Since then, thousands of bands have added their touches to Misfits classics. For all the aggression that is common in these covers, translating their seminal works into quieter genres is nearly unheard of.
Enter David Pajo—a name that may not scream punk or metal on the surface but is etched deeply in alternative music history.
His work with the band Slint is pivotal in defining the post-rock genre, and his collaborations read like a who’s who of influential acts. Pajo has put his eclectic touch to work with artists ranging from Will Oldham and Tortoise, to Zwan and Yeah Yeah Yeahs, evidencing a range far beyond the expectations of genre purists.

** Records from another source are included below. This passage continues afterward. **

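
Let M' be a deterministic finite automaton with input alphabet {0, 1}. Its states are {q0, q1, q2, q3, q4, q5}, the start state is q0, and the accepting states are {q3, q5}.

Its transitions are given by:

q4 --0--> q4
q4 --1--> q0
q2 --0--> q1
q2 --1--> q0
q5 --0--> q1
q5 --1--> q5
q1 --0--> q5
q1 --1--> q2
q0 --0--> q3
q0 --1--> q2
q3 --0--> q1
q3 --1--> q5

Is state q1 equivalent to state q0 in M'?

States {q4} cannot be reached from the start state, so discard them.
P0 = {q3,q5} | {q0,q1,q2}.
On input 0, block {q0,q1,q2} splits into {q0,q1} and {q2}.
Stable partition: {q3,q5} | {q0,q1} | {q2} — 3 equivalence classes.
q1 and q0 lie in the same block of the stable partition, so they are equivalent — no string distinguishes them.

Yes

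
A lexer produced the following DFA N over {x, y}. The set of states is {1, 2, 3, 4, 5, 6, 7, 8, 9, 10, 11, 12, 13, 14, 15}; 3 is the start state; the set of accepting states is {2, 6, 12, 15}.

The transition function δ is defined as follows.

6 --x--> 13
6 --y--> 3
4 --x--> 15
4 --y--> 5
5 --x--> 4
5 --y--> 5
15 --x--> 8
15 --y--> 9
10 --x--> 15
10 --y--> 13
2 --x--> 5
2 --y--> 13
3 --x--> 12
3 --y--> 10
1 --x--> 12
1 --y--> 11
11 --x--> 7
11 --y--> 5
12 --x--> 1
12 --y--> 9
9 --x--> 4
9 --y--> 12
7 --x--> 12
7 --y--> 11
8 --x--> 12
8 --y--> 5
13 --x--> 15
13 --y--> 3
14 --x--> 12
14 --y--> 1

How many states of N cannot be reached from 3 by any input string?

BFS from 3 reaches {1, 3, 4, 5, 7, 8, 9, 10, 11, 12, 13, 15}; the 3 state(s) 2, 6, 14 are never visited.

3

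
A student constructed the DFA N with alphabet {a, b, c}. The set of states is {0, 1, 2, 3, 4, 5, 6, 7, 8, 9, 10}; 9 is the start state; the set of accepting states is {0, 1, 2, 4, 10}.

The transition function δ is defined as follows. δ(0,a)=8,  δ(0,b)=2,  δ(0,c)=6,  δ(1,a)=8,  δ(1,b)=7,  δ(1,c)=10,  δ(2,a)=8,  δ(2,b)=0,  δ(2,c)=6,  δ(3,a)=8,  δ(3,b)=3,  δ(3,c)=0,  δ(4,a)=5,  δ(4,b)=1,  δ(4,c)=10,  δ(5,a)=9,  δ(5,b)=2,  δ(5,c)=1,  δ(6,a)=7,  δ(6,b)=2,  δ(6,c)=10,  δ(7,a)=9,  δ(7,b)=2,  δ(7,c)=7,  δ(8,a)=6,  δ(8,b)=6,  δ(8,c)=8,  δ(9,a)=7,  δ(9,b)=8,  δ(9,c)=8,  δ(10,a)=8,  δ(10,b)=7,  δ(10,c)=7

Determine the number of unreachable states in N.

BFS from 9 reaches {0, 2, 6, 7, 8, 9, 10}; the 4 state(s) 1, 3, 4, 5 are never visited.

4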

However, Pajo’s roots are more punk than they might appear at first glance. “I supported Glenn Danzig‘s Samhain when I was very young, with [pre-Slint band] Maurice, and I had never done any touring before,” he recounted in an interview with The Skinny. ” I hadn’t even played that many shows; those I had played were all within a 15-mile radius of where I lived. So to play places like Detroit, to travel and play shows, especially with Danzig’s band… we were all huge Misfits fans.”
“I know [Danzig] gets a lot of shit, but despite his sort of thuggish behavior, he is a really smart guy,” said Pajo. “To have him show me the right way to play some Misfits songs was a dream come true for me.”

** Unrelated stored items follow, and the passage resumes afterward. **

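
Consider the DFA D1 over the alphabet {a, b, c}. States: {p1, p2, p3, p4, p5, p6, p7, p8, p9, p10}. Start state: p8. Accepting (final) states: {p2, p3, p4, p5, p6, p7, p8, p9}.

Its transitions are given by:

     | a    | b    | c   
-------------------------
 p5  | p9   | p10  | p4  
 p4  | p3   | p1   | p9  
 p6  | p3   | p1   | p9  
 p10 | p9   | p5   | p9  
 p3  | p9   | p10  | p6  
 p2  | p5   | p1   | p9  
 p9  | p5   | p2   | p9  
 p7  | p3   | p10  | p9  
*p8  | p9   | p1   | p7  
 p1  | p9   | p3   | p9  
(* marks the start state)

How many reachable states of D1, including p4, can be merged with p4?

Every state is reachable, so we keep all 10.
P0 = {p2,p3,p4,p5,p6,p7,p8,p9} | {p1,p10}.
Split {p2,p3,p4,p5,p6,p7,p8,p9} by δ(·,b) → {p2,p3,p4,p5,p6,p7,p8} and {p9}.
On input a, block {p2,p3,p4,p5,p6,p7,p8} splits into {p2,p4,p6,p7} and {p3,p5,p8}.
Stable partition: {p2,p4,p6,p7} | {p1,p10} | {p9} | {p3,p5,p8} — 4 equivalence classes.
State p4 belongs to the block {p2,p4,p6,p7}, which has 4 states.

4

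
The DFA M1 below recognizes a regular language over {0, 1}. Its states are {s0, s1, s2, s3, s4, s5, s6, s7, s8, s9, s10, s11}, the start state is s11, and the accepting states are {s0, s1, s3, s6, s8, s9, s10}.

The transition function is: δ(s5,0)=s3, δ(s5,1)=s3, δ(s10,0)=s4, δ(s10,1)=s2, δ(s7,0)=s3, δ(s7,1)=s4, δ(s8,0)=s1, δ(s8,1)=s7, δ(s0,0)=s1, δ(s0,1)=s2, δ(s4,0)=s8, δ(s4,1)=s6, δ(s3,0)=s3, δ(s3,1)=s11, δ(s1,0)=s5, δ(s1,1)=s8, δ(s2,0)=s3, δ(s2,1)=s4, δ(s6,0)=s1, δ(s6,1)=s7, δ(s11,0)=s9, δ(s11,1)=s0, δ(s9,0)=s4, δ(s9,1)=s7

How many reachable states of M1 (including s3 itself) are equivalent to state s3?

1

States {s10} cannot be reached from the start state, so discard them.
Initial partition by acceptance: {s0,s1,s3,s6,s8,s9} | {s2,s4,s5,s7,s11}.
Refine {s0,s1,s3,s6,s8,s9} on symbol 0: members go to different blocks, giving {s0,s3,s6,s8} and {s1,s9}.
Refine {s0,s3,s6,s8} on symbol 0: members go to different blocks, giving {s0,s6,s8} and {s3}.
On input 0, block {s2,s4,s5,s7,s11} splits into {s2,s5,s7} and {s4} and {s11}.
On input 1, block {s2,s5,s7} splits into {s2,s7} and {s5}.
Split {s1,s9} by δ(·,0) → {s1} and {s9}.
Stable partition: {s0,s6,s8} | {s2,s7} | {s1} | {s3} | {s4} | {s11} | {s5} | {s9} — 8 equivalence classes.
The equivalence class containing s3 is {s3}, of size 1.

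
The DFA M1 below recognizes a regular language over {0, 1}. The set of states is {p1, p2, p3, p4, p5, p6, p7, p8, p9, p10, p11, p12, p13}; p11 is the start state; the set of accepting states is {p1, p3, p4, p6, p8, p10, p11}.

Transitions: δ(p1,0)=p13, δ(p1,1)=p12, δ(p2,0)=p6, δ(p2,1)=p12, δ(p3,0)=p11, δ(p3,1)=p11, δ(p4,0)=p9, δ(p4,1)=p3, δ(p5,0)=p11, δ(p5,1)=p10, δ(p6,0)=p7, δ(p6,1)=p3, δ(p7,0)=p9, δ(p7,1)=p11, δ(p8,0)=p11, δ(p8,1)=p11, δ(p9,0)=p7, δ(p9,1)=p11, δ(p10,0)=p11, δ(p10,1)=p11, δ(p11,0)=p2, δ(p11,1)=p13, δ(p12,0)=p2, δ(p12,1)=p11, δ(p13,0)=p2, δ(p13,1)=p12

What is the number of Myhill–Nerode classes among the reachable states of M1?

7

Reachable states from the start: {p2,p3,p6,p7,p9,p11,p12,p13}. Unreachable: {p1,p4,p5,p8,p10} — drop them.
Initial partition by acceptance: {p3,p6,p11} | {p2,p7,p9,p12,p13}.
On input 0, block {p3,p6,p11} splits into {p6,p11} and {p3}.
On input 1, block {p6,p11} splits into {p6} and {p11}.
On input 0, block {p2,p7,p9,p12,p13} splits into {p7,p9,p12,p13} and {p2}.
Split {p7,p9,p12,p13} by δ(·,0) → {p7,p9} and {p12,p13}.
Split {p12,p13} by δ(·,1) → {p12} and {p13}.
The partition is now stable with 7 blocks: {p6} | {p7,p9} | {p3} | {p11} | {p2} | {p12} | {p13}.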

The concept of a solo acoustic album filled with Misfits covers might seem like a novelty, but David Pajo’s unique aptitude and musical sensibility make him an ideal candidate for such a tribute.
Much like Glenn Danzig’s own 2020 project covering Elvis Presley, Pajo’s Scream With Me stands as a poignant love letter to his idols.

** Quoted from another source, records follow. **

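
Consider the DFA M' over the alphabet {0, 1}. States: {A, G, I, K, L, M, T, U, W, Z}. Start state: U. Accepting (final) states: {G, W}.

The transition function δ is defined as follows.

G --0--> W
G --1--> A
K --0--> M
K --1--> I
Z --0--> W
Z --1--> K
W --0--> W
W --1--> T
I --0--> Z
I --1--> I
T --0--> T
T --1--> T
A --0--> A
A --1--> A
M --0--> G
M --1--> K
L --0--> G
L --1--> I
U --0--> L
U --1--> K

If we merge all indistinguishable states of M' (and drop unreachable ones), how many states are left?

Start with accepting vs non-accepting: {G,W} | {A,I,K,L,M,T,U,Z}.
Split {A,I,K,L,M,T,U,Z} by δ(·,0) → {A,I,K,T,U} and {L,M,Z}.
Split {A,I,K,T,U} by δ(·,0) → {I,K,U} and {A,T}.
No further refinement is possible. Final partition (4 blocks): {G,W} | {I,K,U} | {L,M,Z} | {A,T}.

4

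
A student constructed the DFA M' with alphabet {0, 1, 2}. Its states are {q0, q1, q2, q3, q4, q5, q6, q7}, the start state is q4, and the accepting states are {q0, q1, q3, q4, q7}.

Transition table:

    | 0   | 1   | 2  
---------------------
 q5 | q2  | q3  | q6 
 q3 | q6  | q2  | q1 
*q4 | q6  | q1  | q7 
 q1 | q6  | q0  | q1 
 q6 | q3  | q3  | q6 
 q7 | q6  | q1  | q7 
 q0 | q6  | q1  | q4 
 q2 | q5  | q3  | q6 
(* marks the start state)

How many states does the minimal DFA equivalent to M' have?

4

Every state is reachable, so we keep all 8.
Start with accepting vs non-accepting: {q0,q1,q3,q4,q7} | {q2,q5,q6}.
Split {q0,q1,q3,q4,q7} by δ(·,1) → {q0,q1,q4,q7} and {q3}.
Split {q2,q5,q6} by δ(·,0) → {q2,q5} and {q6}.
Stable partition: {q0,q1,q4,q7} | {q2,q5} | {q3} | {q6} — 4 equivalence classes.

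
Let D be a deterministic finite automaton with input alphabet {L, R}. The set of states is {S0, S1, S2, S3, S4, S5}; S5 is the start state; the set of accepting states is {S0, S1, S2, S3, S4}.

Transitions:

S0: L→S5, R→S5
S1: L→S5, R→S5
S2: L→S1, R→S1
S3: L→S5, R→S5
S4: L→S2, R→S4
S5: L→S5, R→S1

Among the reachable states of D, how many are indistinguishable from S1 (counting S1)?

States {S0,S2,S3,S4} cannot be reached from the start state, so discard them.
P0 = {S1} | {S5}.
Stable partition: {S1} | {S5} — 2 equivalence classes.
The equivalence class containing S1 is {S1}, of size 1.

1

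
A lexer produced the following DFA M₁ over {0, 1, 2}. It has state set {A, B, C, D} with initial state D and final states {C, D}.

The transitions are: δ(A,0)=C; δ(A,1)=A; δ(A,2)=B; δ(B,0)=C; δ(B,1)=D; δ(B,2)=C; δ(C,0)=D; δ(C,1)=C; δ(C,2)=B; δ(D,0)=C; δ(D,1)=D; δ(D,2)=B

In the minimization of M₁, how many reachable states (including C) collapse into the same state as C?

2

States {A} cannot be reached from the start state, so discard them.
Start with accepting vs non-accepting: {C,D} | {B}.
No further refinement is possible. Final partition (2 blocks): {C,D} | {B}.
State C belongs to the block {C,D}, which has 2 states.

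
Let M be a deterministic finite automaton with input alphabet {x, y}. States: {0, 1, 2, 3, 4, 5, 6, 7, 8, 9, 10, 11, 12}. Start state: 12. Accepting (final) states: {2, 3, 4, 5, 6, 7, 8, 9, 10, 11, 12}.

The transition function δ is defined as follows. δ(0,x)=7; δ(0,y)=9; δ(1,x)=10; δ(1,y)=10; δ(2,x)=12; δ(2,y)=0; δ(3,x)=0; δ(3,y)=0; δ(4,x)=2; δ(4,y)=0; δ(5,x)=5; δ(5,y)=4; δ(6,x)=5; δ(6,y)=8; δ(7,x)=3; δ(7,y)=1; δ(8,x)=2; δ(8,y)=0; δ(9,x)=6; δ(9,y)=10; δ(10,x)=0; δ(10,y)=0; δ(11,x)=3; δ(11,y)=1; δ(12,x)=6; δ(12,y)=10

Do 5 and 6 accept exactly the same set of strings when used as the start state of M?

Yes

States {11} cannot be reached from the start state, so discard them.
Start with accepting vs non-accepting: {2,3,4,5,6,7,8,9,10,12} | {0,1}.
Refine {2,3,4,5,6,7,8,9,10,12} on symbol x: members go to different blocks, giving {2,4,5,6,7,8,9,12} and {3,10}.
Split {2,4,5,6,7,8,9,12} by δ(·,x) → {2,4,5,6,8,9,12} and {7}.
On input y, block {2,4,5,6,8,9,12} splits into {2,4,8} and {5,6} and {9,12}.
On input x, block {2,4,8} splits into {4,8} and {2}.
Refine {0,1} on symbol x: members go to different blocks, giving {0} and {1}.
No further refinement is possible. Final partition (8 blocks): {4,8} | {0} | {3,10} | {7} | {5,6} | {9,12} | {2} | {1}.
5 and 6 lie in the same block of the stable partition, so they are equivalent — no string distinguishes them.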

An acoustic rendition of “Last Caress” first surfaced in 2004 under Pajo’s alias Papa M, showcasing just a taste of what was to come. That year, at least nine more Misfits covers were immortalized on a humble tape recorder as the musician couch-surfed across Brooklyn.
Pajo’s rendition of “Angel Fuck” found its way onto a Misfits tribute compilation by Louisville artists in 2007. This track reappeared in 2009 when it emerged alongside eight additional Misfits covers on the limited vinyl release Scream With Me by Black Tent Press.
After becoming a coveted item among collectors and unavailable for over a decade, Scream With Me was reissued by UK label uSuper in October of 2023.
This release offers both aficionados and newcomers alike a chance to experience Pajo’s singular vision, proving that the right artist can breathe a different kind of life into the most unlikely songs.